Critics argue that this bill is a “scam” and “phony”:
Workers may request the time for any purpose they like, including care for a sick child or even baseball opening day. There’s just one hitch: the boss may decide an absence that particular day would “unduly disrupt” business operations and specify an alternative date when the child happens to be well and in school and the World Series has come and gone. Flexibility often is a one-way street. … There are a few other drawbacks. When overtime assignments come around, workers get to choose which option they prefer, pay or comp time. But the boss also gets to make the assignments. Those who need overtime to pay the bills may well be passed over. For them, this bill represents a pay cut. 
This argument missed one key piece of the legislation—the decision to choose comp time in lieu of overtime rests solely with an employee.
An employer may provide compensatory time to employees … only if such time is provided in accordance with a [written] agreement arrived at between the employer and employee before the performance of the work … (i) in which the employer has offered and the employee has chosen to receive compensatory time in lieu of monetary overtime compensation; and (ii) entered into knowingly and voluntarily by such employees and not as a condition of employment.
In other words, if an employee values overtime over comp time, and would rather have extra money instead of extra time off, then the employee chooses overtime.

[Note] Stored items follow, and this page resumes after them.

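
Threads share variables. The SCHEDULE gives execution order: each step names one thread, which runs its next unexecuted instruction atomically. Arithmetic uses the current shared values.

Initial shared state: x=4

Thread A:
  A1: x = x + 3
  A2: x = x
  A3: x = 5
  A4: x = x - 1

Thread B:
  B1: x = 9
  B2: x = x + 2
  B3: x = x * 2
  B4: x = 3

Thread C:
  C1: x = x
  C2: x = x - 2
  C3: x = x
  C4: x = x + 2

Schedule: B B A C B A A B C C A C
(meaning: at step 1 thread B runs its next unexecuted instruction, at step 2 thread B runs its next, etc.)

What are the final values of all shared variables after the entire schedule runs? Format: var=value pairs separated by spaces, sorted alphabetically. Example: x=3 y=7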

If an employee, like many these days, prefers flexibility and work/life balance, then the employee chooses comp time. Where is the harm? Where is the lack of flexibility? Where is the pay cut?

This bill (which expired five years after it is passed, and will be a test balloon on this issue) strikes an important balance for employees and employers, on an issue that has become more and more important to the American worker—flexibility and time. No, it does not solve every problem with a lack of work/life balance (see, paid medical leave), but it is a quality step in the right direction that we should all embrace.